Em Dresden, porém, a fazenda de mineração de bitcoins de Greenidge empregava 48 pessoas em tempo integral em 2022, ou quase o mesmo número de um restaurante do McDonald’s, o que mostra que essas promessas estão longe da realidade, argumenta Taylor.

Impacto ambiental da mineração de bitcoins

A especialista Margot Paez, do Bitcoin Policy Institute, afirma que a decisão da Greenidge de colocar sua fazenda de mineração de bitcoins junto com uma usina de gás natural é uma ideia “terrível”. Mas ela acrescenta que a planta é “só uma maçã podre”, sugerindo que os mineradores de bitcoin deveriam recorrer a energias renováveis ou apoiar o balanço energético da rede elétrica.

O estado de Nova York, numa avaliação preliminar de impacto ambiental das 11 instalações de criptomoedas dentro de suas fronteiras, afirmou que o consumo de energia dessas plantas pode dificultar o cumprimento de suas metas de transição para energias renováveis.

Outra preocupação de moradores e ambientalistas é consumo de água pela usina da Greenidge. Evitar o superaquecimento dos computadores de mineração de criptomoedas requer enormes quantidades de água. A instalação tem permissão para extrair até 525 milhões de litros por dia do Lago Seneca e despejar até 507 milhões de litros.

No entanto, como é usada para resfriamento, a água devolvida ao lago é muito mais quente do que a retirada. A temperatura varia entre 30 graus Celsius no inverno e 42 graus no verão, o que, segundo moradores, torna o lago quente demais para a diversão dos banhistas.

Os moradores também temem que a água quente possa afetar a vida aquática e desencadear florações de algas nocivas. Em 2024, as autoridades ambientais estaduais registraram 377 florações de algas no lago. Em 2023 haviam sido apenas 50. A exposição a essas florações pode causar erupções cutâneas, tosse, dor de garganta, dor de estômago e vômitos.

Os moradores têm participado de ações judiciais. Até o momento, elas não deram em nada. Eles também fazem parte de uma rede de especialistas e ativistas de comunidades afetadas em 17 estados que entrou em contato com o grupo de trabalho de criptomoedas de Trump para explicar os impactos das políticas de criptomoedas em áreas rurais. Eles não receberam nenhuma resposta.

Ruim para o turismo

Entre os moradores de Dresden que alugam suas propriedades para visitantes que vêm conhecer o lago, há temores de que a proximidade com a usina de Greenidge prejudique os aluguéis para turistas.

E também na cidade vizinha de Geneva, a 16 quilômetros de Dresden, os moradores estão preocupados com os potenciais impacto da mineração de bitcoin. O proprietário da vinícola Billsboro, Vinny Aliperti, diz que a usina ainda não afetou seus negócios – mas ele acredita que afetará. “Lagos limpos são uma parte importante do agroturismo. Eles são a razão pela qual as pessoas visitam a área e as vinícolas”, comenta.

A Greenidge, que no seu site se descreve como “líder ambiental em geração de energia e mineração de bitcoins”, não respondeu aos contatos da DW.

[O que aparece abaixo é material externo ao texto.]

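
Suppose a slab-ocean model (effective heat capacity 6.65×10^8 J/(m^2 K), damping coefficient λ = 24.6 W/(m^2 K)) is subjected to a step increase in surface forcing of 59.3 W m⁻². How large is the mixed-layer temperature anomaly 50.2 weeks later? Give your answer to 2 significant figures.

1.6 K

Areal heat capacity C = 6.65×10^8 J/(m^2 K) (given).
τ = C / λ = 6.65×10^8 / 24.6 = 2.70×10^7 s.
Equilibrium anomaly ΔT_eq = F / λ = 59.3 / 24.6 = 2.41 K.
t = 50.2 weeks = 3.04×10^7 s, so t/τ = 1.12.
ΔT(t) = ΔT_eq (1 − e^(−t/τ)) = 2.41 × (1 − e^−1.12) = 1.63 K.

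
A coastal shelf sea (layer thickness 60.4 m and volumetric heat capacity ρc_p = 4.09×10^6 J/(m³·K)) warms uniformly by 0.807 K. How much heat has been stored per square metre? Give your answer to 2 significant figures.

2.0×10^8

Areal heat capacity C = ρc_p × D = 4.09×10^6 × 60.4 = 2.47×10^8 J m⁻² K⁻¹.
ΔQ = C ΔT = 2.47×10^8 × 0.807 = 1.99×10^8 J/m².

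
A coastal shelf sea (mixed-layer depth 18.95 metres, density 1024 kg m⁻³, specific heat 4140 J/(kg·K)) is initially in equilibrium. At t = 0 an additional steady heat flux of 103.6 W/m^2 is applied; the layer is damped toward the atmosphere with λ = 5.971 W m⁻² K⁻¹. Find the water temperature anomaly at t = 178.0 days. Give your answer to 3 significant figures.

11.8 K

Areal heat capacity C = ρ c_p D = 1024 × 4140 × 18.95 = 8.03×10^7 J/(m^2 K).
τ = C / λ = 8.03×10^7 / 5.971 = 1.35×10^7 s.
Equilibrium anomaly ΔT_eq = F / λ = 103.6 / 5.971 = 17.4 K.
t = 178.0 days = 1.54×10^7 s, so t/τ = 1.14.
ΔT(t) = ΔT_eq (1 − e^(−t/τ)) = 17.4 × (1 − e^−1.14) = 11.8 K.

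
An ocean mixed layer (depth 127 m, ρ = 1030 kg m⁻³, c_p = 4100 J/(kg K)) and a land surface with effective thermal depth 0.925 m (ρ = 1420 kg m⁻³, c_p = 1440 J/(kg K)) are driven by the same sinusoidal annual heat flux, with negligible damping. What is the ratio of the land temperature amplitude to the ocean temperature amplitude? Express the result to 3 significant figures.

C_ocean = 1030 × 4100 × 127 = 5.36×10^8 J/(m²·K).
C_land = 1420 × 1440 × 0.925 = 1.89×10^6 J/(m²·K).
Undamped amplitude ∝ 1/C, so A_land/A_ocean = C_ocean/C_land = 284.

284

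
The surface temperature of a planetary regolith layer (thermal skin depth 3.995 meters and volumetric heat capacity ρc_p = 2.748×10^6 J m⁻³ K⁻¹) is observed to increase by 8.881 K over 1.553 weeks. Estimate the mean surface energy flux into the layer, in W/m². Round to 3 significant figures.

Areal heat capacity C = ρc_p × D = 2.748×10^6 × 3.995 = 1.10×10^7 J m⁻² K⁻¹.
Required heat per unit area: Q = C ΔT = 1.10×10^7 × 8.881 = 9.75×10^7 J/m².
Flux F = Q / Δt = 9.75×10^7 / 9.39×10^5 s = 104 W/m².

104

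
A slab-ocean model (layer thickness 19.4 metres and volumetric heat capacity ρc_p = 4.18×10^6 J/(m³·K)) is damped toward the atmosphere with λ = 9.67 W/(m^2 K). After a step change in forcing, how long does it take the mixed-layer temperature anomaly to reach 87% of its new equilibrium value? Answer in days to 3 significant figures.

198 days

Areal heat capacity C = ρc_p × D = 4.18×10^6 × 19.4 = 8.11×10^7 J/(m^2 K).
τ = C / λ = 8.11×10^7 / 9.67 = 8.39×10^6 s.
Fraction reached: 1 − e^(−t/τ) = 0.87 ⇒ t = −τ ln(1 − 0.87) = τ × 2.04.
t = 1.71×10^7 s = 198 days.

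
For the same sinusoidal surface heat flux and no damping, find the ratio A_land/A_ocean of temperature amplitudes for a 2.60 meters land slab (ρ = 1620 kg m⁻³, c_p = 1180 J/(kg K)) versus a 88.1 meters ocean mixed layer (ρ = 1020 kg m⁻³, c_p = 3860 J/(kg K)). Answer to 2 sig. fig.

C_ocean = 1020 × 3860 × 88.1 = 3.47×10^8 J/(m²·K).
C_land = 1620 × 1180 × 2.60 = 4.97×10^6 J/(m²·K).
Undamped amplitude ∝ 1/C, so A_land/A_ocean = C_ocean/C_land = 69.8.

70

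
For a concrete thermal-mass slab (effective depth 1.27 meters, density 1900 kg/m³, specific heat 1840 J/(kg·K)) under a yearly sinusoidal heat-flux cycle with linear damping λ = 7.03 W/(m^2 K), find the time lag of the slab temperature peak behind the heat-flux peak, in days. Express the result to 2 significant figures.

7.3 days

Areal heat capacity C = ρ c_p D = 1900 × 1840 × 1.27 = 4.44×10^6 J m⁻² K⁻¹.
ω = 2π / 3.15×10^7 s = 1.99×10^-7 s⁻¹.
Phase lag φ = arctan(Cω/λ) = arctan(0.885/7.03) = 0.125 rad.
Time lag = φ / ω = 0.125 / 1.99×10^-7 = 6.28×10^5 s = 7.27 days.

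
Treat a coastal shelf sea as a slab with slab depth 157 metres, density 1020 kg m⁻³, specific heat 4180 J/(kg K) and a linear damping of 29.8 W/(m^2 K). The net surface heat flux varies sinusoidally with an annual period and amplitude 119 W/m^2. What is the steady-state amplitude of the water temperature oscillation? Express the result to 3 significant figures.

0.871 K

Areal heat capacity C = ρ c_p D = 1020 × 4180 × 157 = 6.69×10^8 J/(m^2 K).
Angular frequency ω = 2π / T = 2π / 3.15×10^7 s = 1.99×10^-7 s⁻¹.
√((Cω)² + λ²) = √((133)² + 29.8²) = 137 W/(m²·K).
Amplitude A = F₀ / √((Cω)²+λ²) = 119 / 137 = 0.871 K.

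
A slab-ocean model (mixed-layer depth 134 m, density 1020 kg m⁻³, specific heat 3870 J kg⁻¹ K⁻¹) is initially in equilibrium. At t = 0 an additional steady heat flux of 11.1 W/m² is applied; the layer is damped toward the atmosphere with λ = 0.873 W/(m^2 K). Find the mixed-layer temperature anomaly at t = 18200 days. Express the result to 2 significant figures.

12 K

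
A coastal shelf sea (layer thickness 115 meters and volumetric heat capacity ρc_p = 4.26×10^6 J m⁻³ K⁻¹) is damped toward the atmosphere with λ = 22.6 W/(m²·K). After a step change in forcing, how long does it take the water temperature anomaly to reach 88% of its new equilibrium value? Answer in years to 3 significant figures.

1.46 years

Areal heat capacity C = ρc_p × D = 4.26×10^6 × 115 = 4.90×10^8 J/(m²·K).
τ = C / λ = 4.90×10^8 / 22.6 = 2.17×10^7 s.
Fraction reached: 1 − e^(−t/τ) = 0.88 ⇒ t = −τ ln(1 − 0.88) = τ × 2.12.
t = 4.60×10^7 s = 1.46 years.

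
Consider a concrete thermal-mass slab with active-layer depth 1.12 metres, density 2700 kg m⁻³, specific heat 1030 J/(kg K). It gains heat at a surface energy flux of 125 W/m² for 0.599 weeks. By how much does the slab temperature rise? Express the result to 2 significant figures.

Areal heat capacity C = ρ c_p D = 2700 × 1030 × 1.12 = 3.11×10^6 J/(m^2 K).
Net heat input Q = F Δt = 125 × (0.599 weeks × 6.048×10^5 s/week) = 4.53×10^7 J/m².
ΔT = Q / C = 4.53×10^7 / 3.11×10^6 = 14.5 K.

15 K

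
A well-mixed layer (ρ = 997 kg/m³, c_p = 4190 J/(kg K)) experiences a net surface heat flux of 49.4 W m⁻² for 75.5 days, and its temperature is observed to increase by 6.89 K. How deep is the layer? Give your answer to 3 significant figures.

Heat input Q = F Δt = 49.4 × 6.52×10^6 s = 3.22×10^8 J/m².
Required areal heat capacity C = Q / ΔT = 4.68×10^7 J/(m²·K).
Depth D = C / (ρ c_p) = 4.68×10^7 / (997 × 4190) = 11.2 m.

11.2 m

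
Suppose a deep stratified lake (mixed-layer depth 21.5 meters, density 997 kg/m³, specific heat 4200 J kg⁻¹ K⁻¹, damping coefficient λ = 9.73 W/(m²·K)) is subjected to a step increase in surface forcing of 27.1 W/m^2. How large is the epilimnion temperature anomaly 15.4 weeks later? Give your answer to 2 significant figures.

1.8 K

Areal heat capacity C = ρ c_p D = 997 × 4200 × 21.5 = 9.00×10^7 J/(m^2 K).
τ = C / λ = 9.00×10^7 / 9.73 = 9.25×10^6 s.
Equilibrium anomaly ΔT_eq = F / λ = 27.1 / 9.73 = 2.79 K.
t = 15.4 weeks = 9.31×10^6 s, so t/τ = 1.01.
ΔT(t) = ΔT_eq (1 − e^(−t/τ)) = 2.79 × (1 − e^−1.01) = 1.77 K.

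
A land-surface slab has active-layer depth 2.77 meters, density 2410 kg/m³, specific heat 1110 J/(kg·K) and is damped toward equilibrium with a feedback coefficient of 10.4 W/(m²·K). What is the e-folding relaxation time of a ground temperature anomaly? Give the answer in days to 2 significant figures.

Areal heat capacity C = ρ c_p D = 2410 × 1110 × 2.77 = 7.41×10^6 J m⁻² K⁻¹.
Relaxation time τ = C / λ = 7.41×10^6 / 10.4 = 7.13×10^5 s.
In days: 7.13×10^5 s / (86400 s/day) = 8.25 days.

8.2 days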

A administração da cidade de Torrey, que governa a vila de Dresden, disse que a usina cumpriu todos os requisitos, incluindo um estudo independente de ruído. “A usina de Greenidge tem sido uma parte importante da cidade de Torrey desde a década de 1930, permanecendo assim até hoje como uma valiosa empregadora e parceira da comunidade.”

A empresa fez doações ao corpo de bombeiros voluntários de Dresden e ao parque infantil da vila, além de apoiar empresas da região durante a pandemia de covid-19.

“Eles fizeram essas coisas, mas não é algo que consideramos que valha a pena, considerando a poluição e o impacto que estão causando no meio ambiente”, diz Buddington.